During a special meeting on Dec. 3, the District 200 school board unanimously approved the final Hybrid Learning Plan for the second semester. The plan governs how students will return to partial in-person instruction — something that won’t happen until at least Jan. 19, D200 officials said. 

At the meeting last week, Supt. Joylyn Pruitt-Adams said the board’s approval of the plan allows administrators to move forward with completing schedules and “trying to make sure all of our teachers are assigned to the appropriate slots.” 

D200 administrators said they’ve extended the deadline for parents and guardians of students to either opt-in or opt-out of hybrid learning from Dec. 7 to Dec. 14. If parents and guardians do not make the selection by that extended deadline, then their child will automatically be placed in remote-only courses and won’t be able to switch to on-site classes at a later date, officials said. 

At last week’s meeting, Greg Johnson, assistant superintendent, said the district is taking that measure because they need the information to plan for how it will accommodate students once they are on campus. 

In her Monday Memo, a weekly update on the district’s hybrid learning planning, Pruitt-Adams said administrators “anticipate sending students their cohort assignments by the time second semester classes begin on Monday, Jan. 11.”  

But administrators still haven’t announced a hard date for when students will be returning to classrooms. That date, they added, depends on a variety of metrics, including COVID-19 case thresholds established by health departments.

“We will not implement hybrid learning until it is safe to do so,” Pruitt-Adams stated in her memo. “The soonest hybrid learning might begin would be Jan. 19. This date, however, depends on local and county COVID-19 metrics.” 
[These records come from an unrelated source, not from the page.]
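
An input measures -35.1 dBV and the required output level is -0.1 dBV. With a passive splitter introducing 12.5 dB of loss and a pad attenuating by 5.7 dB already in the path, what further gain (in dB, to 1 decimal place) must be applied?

The required make-up gain is the shortfall in the dB sum.
G = -0.1 − (-35.1) + 12.5 + 5.7 = 53.2 dB.

53.2 dB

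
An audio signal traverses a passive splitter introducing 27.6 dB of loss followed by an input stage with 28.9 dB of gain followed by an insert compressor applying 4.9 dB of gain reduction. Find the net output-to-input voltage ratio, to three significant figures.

0.661

Net gain = (−27.6) + 28.9 + (−4.9) = -3.6 dB.
Voltage ratio = 10^(-3.6/20) = 0.661.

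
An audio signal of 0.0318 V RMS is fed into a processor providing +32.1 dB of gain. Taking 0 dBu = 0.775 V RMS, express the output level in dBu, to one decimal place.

+4.4 dBu

Input level: 20·log₁₀(0.0318/0.775) = -27.74 dBu.
Output: -27.74 + 32.1 = +4.4 dBu.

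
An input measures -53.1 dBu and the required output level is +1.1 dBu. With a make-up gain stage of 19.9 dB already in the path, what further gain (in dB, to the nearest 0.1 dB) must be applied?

34.3 dB

The required make-up gain is the shortfall in the dB sum.
G = +1.1 − (-53.1) − 19.9 = 34.3 dB.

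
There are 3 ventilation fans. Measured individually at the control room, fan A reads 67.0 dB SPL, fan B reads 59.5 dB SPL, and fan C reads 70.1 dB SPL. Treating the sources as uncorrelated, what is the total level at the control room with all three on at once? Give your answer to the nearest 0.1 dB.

72.1 dB SPL

Add the sources as powers (linear), then convert back to dB:
L_total = 10·log₁₀(10^(67.0/10) + 10^(59.5/10) + 10^(70.1/10)) = 10·log₁₀(16140000) = 72.1 dB SPL.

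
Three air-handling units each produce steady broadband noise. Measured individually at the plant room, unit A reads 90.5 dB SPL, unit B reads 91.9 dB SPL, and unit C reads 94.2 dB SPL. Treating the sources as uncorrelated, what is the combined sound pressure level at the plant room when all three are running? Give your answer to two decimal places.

97.24 dB SPL

Uncorrelated sources add in intensity (power), not in dB.
L_total = 10·log₁₀(10^(90.5/10) + 10^(91.9/10) + 10^(94.2/10)) = 10·log₁₀(5301000000) = 97.24 dB SPL.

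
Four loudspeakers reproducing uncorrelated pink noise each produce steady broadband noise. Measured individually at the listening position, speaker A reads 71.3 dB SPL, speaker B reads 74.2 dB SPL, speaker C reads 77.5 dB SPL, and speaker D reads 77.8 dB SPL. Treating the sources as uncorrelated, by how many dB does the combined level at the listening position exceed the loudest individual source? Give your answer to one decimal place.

Uncorrelated sources add in intensity (power), not in dB.
L_total = 10·log₁₀(10^(71.3/10) + 10^(74.2/10) + 10^(77.5/10) + 10^(77.8/10)) = 81.94 dB SPL.
Excess over the loudest (77.8 dB): 81.94 − 77.8 = 4.1 dB.

4.1 dB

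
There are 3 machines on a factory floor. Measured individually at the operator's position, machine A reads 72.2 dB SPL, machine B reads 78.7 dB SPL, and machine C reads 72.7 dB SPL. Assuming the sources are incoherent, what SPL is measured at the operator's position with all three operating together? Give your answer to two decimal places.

80.39 dB SPL

Uncorrelated sources add in intensity (power), not in dB.
L_total = 10·log₁₀(10^(72.2/10) + 10^(78.7/10) + 10^(72.7/10)) = 10·log₁₀(109300000) = 80.39 dB SPL.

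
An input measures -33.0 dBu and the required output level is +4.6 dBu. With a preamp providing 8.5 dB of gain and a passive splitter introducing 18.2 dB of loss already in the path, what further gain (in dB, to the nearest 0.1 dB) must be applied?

47.3 dB

The required make-up gain is the shortfall in the dB sum.
G = +4.6 − (-33.0) − 8.5 + 18.2 = 47.3 dB.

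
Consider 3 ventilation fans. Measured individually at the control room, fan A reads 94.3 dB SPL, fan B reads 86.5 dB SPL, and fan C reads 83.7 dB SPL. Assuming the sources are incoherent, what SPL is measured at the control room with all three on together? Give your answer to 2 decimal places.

95.28 dB SPL

Incoherent sources sum as intensities:
L_total = 10·log₁₀(10^(94.3/10) + 10^(86.5/10) + 10^(83.7/10)) = 10·log₁₀(3373000000) = 95.28 dB SPL.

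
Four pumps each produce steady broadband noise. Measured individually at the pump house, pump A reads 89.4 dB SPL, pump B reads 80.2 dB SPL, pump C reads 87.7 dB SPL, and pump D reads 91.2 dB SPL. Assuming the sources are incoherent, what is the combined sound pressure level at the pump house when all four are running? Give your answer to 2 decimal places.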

Whenever students return to class, administrators said, there will be strict measures in place to mitigate the spread of the virus. 

Classroom capacity will be limited to maintain distancing. Only 25 percent of the Oak Park and River Forest High School student population, which is roughly 850 students, will be allowed in the building at any one time. 

There will be directional arrows for hallways and stairwells, extra supervision during pass periods, cleaning between each class period and MERV-13 filters or ionization units for all classrooms, administrators said. 

In addition, students will undergo regular symptom screening by way of a cellphone app, regular temperature checks, constant physical distancing, weekly saliva testing, and masks will be mandatory. 

During the Dec. 3 meeting, administrators provided a rough idea of how much regular COVID-19 testing will cost the district once the hybrid model kicks in. 

Pruitt-Adams said the district is considering two vendors and the cheaper of the two charges $11 to administer a single test. With 3,300 students and approximately 400 faculty and staff doing testing at least once a week (Pruitt-Adams said they’d screen some students “almost every day”), that amounts to approximately $370,000 over 17 weeks. 

Johnson said that cost could be lower depending on various factors, such as the size of the in-person student population and whether or not in-person learning happens all 17 weeks. At $20 per test, the second vendor would cost roughly double what the lowest-bidding vendor costs, Pruitt-Adams said. 

The superintendent said administrators hope to bring a recommendation for a COVID-19 testing vendor before the school board at the regular meeting on Dec. 17.